Data collection process.

Table 2 Description and example of annotated classes of flies.

Ethics Statements

All authors confirm that we have complied with all relevant ethical regulations.

Data Records

The dataset is publicly available in figshare, with direct URL to data: Figure 1 illustrated the general workflow to record the dataset and organised it into the labeled classes. In general, after the images were acquired from the museum specimen, they were formatted into 224×224 for DCNN model training or 96×96 for embedded image model training. Users can train the model based on the label of genus – five classes. The image of a genus consists of 5 variants of specimens and consists of 360° view of a specimen. Therefore, for further species level identification by other user (to build a species level recognition system), we re-organized the images according to the individual specimen, and supply as a folder in this dataset.

Technical Validation


The taxonomy of insects has been identified by two taxonomists based on the morphological practical keys to families, subfamilies, and genera as described by4,7,8,9.

A pilot test with a model build-up

We conducted a pilot test on the datasets to validate the quality in the terms of the development of a deep convolutional neural networks (DCNN) model. We utilize a web-based tool from Google Creative Lab—Teachable Machine 2.0—that is able to train a computational model with no coding required10.

The data splitting conducted on this dataset that used for training and testing are: - training (85%) and the prediction is carried out on the testing split (15%), which the images were randomly selected and not repeated with the train split. The platform also allows us to fine-tune the model with hyperparameters, such as the learning rate, batch size, and epoch. For the purpose of dataset quality validation but not presenting a new interpretations of deep learning model construction, this pilot test standardized the batch size to 16 and epoch to 50, and we only fine-tune with three levels of learning rate – 0.0001, 0.001, 0.01 to demonstrate the output of models by using the datasets Table 3 shows the result of the accuracy for the train and test split of the dataset, respectively. The learning curve consists of accuracy on the y-axis, which is the evaluation matric of the probability of accurate prediction against the epoch on the x-axis, which is the number of passes of the entire training dataset the deep learning algorithm has completed)011. Table 4 shows the loss for the train and test split of the dataset, respectively. The function loss curve consists of a loss function on the y-axis, which is a measurement of the differences between predicted and true values against the epoch on the x-axis. Table 5 shows the confusion matrix from the prediction on the test split (based on 433 images), which is a summary of prediction results that consists of correct and incorrect predictions (Prediction against the true value)11. or more machine learning model evaluation metrics such as precision and recall can be obtained from the confusion matrix as described in12.

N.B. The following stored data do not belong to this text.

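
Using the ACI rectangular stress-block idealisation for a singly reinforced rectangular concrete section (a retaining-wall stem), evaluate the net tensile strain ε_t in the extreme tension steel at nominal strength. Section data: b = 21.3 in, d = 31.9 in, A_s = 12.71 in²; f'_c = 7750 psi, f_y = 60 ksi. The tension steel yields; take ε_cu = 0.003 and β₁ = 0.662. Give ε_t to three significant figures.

a = A_s f_y/(0.85 f'_c b) = 5.435 in.
β₁ = 0.662, so c = a/β₁ = 5.435/0.662 = 8.210 in.
From the linear strain diagram with ε_cu = 0.003: ε_t = 0.003 (d − c)/c = 0.003 × (31.9 − 8.210)/8.210 = 0.00866.
Since ε_t ≥ 0.005, the section is tension-controlled.

ε_t ≈ 0.00866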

Table 3 Pilot test result: Training and testing accuracy of the deep learning model by using two different dimensions of dataset at three learning rates; blue line is representing training accuracy; orange line is representing testing accuracy.
Table 4 Pilot test result: Training and testing loss of a deep learning model by using two different dimensions of dataset at three learning rates; blue line is representing training function loss, orange line is representing testing function loss .
Table 5 Confusion matrix of the deep learning model by using two different dimensions of dataset at three learning rates; the blue intensities indicate the frequency counts, the darker the blue colour the higher the frequency.

Usage Notes

The dataset posted some limitations as below:

  1. 1.

    Annotation of the specimen until genus level. The specimen was identified until genus level due to the restriction of the morphology key provided by7,8,9, and therefore able to be reused and identified until species level, and subsequently a recognition system until species level.

  2. 2.

    The dataset consists of imbalanced classes of images for the genus. This was due to the removal of blurry and poor-quality images during the process of image acquisition.